# What is the product in a slice category like?

I understand that the product in a slice category $$\mathscr{C}/X$$ is the pullback in the category $$\mathscr{C}$$ - my end goal is to prove that fact. The one thing that is (currently) making me bash my head is what the product in that slice category even looks like - I've always had trouble wrapping my mind around categories whose objects are arrows.

Would anyone be able to help me visualize the product in some meaningful, useful way?

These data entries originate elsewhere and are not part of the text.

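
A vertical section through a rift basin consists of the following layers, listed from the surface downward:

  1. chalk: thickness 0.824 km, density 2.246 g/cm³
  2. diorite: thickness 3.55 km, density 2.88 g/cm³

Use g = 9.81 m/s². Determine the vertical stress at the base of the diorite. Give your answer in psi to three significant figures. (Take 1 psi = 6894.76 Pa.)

17200 psi

chalk: 2246 kg/m³ × 9.81 m/s² × 824 m = 1.816×10^7 Pa = 2633 psi
diorite: 2880 kg/m³ × 9.81 m/s² × 3550 m = 1.003×10^8 Pa = 14547 psi
Total = 2633 + 14547 = 17180 psi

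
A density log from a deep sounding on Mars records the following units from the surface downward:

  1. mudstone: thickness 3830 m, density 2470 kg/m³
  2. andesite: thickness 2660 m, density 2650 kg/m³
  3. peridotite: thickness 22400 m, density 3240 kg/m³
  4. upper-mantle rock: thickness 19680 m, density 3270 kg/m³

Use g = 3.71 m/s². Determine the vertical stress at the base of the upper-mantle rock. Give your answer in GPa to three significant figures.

mudstone: 2470 kg/m³ × 3.71 m/s² × 3830 m = 3.510×10^7 Pa = 0.03510 GPa
andesite: 2650 kg/m³ × 3.71 m/s² × 2660 m = 2.615×10^7 Pa = 0.02615 GPa
peridotite: 3240 kg/m³ × 3.71 m/s² × 22400 m = 2.693×10^8 Pa = 0.2693 GPa
upper-mantle rock: 3270 kg/m³ × 3.71 m/s² × 19680 m = 2.388×10^8 Pa = 0.2388 GPa
Total = 0.03510 + 0.02615 + 0.2693 + 0.2388 = 0.56926 GPa

0.569 GPa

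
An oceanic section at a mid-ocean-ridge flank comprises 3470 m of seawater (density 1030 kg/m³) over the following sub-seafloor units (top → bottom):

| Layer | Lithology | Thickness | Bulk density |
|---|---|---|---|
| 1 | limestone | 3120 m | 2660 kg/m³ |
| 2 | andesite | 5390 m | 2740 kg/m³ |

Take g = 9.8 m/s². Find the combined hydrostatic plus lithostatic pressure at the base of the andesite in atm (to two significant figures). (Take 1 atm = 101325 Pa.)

2600 atm

seawater: 1030 kg/m³ × 9.8 m/s² × 3470 m = 3.503×10^7 Pa = 345.7 atm
limestone: 2660 kg/m³ × 9.8 m/s² × 3120 m = 8.133×10^7 Pa = 802.7 atm
andesite: 2740 kg/m³ × 9.8 m/s² × 5390 m = 1.447×10^8 Pa = 1428 atm
Total = 345.7 + 802.7 + 1428 = 2576.8 atm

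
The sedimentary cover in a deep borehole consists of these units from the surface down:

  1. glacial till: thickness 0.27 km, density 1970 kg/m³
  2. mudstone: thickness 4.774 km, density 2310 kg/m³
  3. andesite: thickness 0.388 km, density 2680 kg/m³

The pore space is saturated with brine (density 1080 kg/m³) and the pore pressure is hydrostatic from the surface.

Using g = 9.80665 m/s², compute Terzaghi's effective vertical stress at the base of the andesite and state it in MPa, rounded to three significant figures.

Overburden (lithostatic) stress σ_v:
glacial till: 1970 kg/m³ × 9.80665 m/s² × 270 m = 5.216×10^6 Pa = 5.216 MPa
mudstone: 2310 kg/m³ × 9.80665 m/s² × 4774 m = 1.081×10^8 Pa = 108.1 MPa
andesite: 2680 kg/m³ × 9.80665 m/s² × 388 m = 1.020×10^7 Pa = 10.20 MPa
Total = 5.216 + 108.1 + 10.20 = 123.56 MPa
Pore pressure P_p = 1080 kg/m³ × 9.80665 m/s² × 5432 m = 5.753×10^7 Pa = 57.53 MPa
Effective stress σ' = σ_v − P_p = 123.6 − 57.53 = 66.029 MPa

66.0 MPa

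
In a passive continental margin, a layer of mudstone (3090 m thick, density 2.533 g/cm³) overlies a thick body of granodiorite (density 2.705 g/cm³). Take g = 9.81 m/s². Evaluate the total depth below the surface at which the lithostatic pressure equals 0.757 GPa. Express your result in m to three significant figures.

Pressure at base of upper layers: 2533×9.81×3090 = 7.678×10^7 Pa = 0.07678 GPa
Remaining pressure to be supplied by granodiorite: 7.570×10^8 − 7.678×10^7 = 6.802×10^8 Pa
Additional depth in granodiorite = 6.802×10^8 Pa / (2705 kg/m³ × 9.81 m/s²) = 25634 m
Total depth = 3090 m + 25634 m = 28724 m

28700 m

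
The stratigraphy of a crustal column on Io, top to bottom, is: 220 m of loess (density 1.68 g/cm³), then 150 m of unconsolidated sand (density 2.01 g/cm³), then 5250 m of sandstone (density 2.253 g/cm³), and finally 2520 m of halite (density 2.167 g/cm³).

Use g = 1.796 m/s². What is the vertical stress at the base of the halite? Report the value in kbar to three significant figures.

loess: 1680 kg/m³ × 1.796 m/s² × 220 m = 6.638×10^5 Pa = 6.638×10^-3 kbar
unconsolidated sand: 2010 kg/m³ × 1.796 m/s² × 150 m = 5.415×10^5 Pa = 5.415×10^-3 kbar
sandstone: 2253 kg/m³ × 1.796 m/s² × 5250 m = 2.124×10^7 Pa = 0.2124 kbar
halite: 2167 kg/m³ × 1.796 m/s² × 2520 m = 9.808×10^6 Pa = 0.09808 kbar
Total = 6.638×10^-3 + 5.415×10^-3 + 0.2124 + 0.09808 = 0.32257 kbar

0.323 kbar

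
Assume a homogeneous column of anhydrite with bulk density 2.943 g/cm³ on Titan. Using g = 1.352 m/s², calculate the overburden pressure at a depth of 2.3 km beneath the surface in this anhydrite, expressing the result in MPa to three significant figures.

9.15 MPa

anhydrite: 2943 kg/m³ × 1.352 m/s² × 2300 m = 9.152×10^6 Pa = 9.152 MPa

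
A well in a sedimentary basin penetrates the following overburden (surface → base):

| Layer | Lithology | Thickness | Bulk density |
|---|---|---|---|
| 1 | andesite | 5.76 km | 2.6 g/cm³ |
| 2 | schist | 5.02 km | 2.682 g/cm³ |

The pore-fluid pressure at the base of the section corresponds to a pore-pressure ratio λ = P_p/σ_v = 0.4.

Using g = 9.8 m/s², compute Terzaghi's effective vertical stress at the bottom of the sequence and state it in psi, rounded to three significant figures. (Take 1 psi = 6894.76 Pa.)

Overburden (lithostatic) stress σ_v:
andesite: 2600 kg/m³ × 9.8 m/s² × 5760 m = 1.468×10^8 Pa = 146.8 MPa
schist: 2682 kg/m³ × 9.8 m/s² × 5020 m = 1.319×10^8 Pa = 131.9 MPa
Total = 146.8 + 131.9 = 278.71 MPa
Pore pressure P_p = λ·σ_v = 0.4 × 278.7 MPa = 111.5 MPa
Effective stress σ' = σ_v − P_p = 278.7 − 111.5 = 167.23 MPa = 24254 psi

24300 psi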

• Express pointed sets as a slice category and have a look. Oct 14, 2018 at 6:10
• Just write out the universal property of the product for an arbitrary category, then write out what that means when the arrows are arrows of a slice category. This won't help you "visualize" it (though you can write out commutative diagrams that will give you some "visual" picture), but it is a very direct approach on the problem. There are some slicker, less direct approaches, but it's probably worth just doing the direct calculation. Oct 14, 2018 at 6:34
• If you want intuition on slice categories, I encourage you to think of objects of $\mathcal C/X$ as objects over $X$ with topological mental pictures, like the reals in spiral over the circle $S^1$ (formally $x\mapsto exp(2i\pi x)$). With this view the objects are spaces in which points live above points of another fixed space and maps between the objects are the maps that don't change above which point everything lives. With that intuition in mind, the product appear kind of naturally as 'those pairs of points living above the same point'.
– Pece
Oct 15, 2018 at 8:09

$$\begin{array}{ccccc} a & \leftarrow & a \times_c b & \rightarrow & b \\ & \searrow & \downarrow & \swarrow \\ & & c \end{array}$$
Now in the slice over $$c$$, each arrow to $$c$$ gets turned into an object. Let's call them $$f$$, $$g$$ and $$h$$ from left to right in the above diagram. The arrows $$a \times_c b \rightarrow a$$ und $$a \times_c b \rightarrow b$$ each make a triangle with two of the arrows $$f$$, $$g$$ and $$h$$ commute, so in the slice we have arrows
$$(a,f) \leftarrow (a \times_c b, g) \rightarrow (b,h)$$
which are projections making $$(a \times_c b,g)$$ into a candidate for the product $$(a,f) \times (b,h)$$ in the slice. Now the universality of $$(a \times_c b,g)$$ can be seen by adding in another candidate for the product in the slice and transfering that into the diagram in the original category, where it becomes a candidate for the pullback $$a \times_c b$$.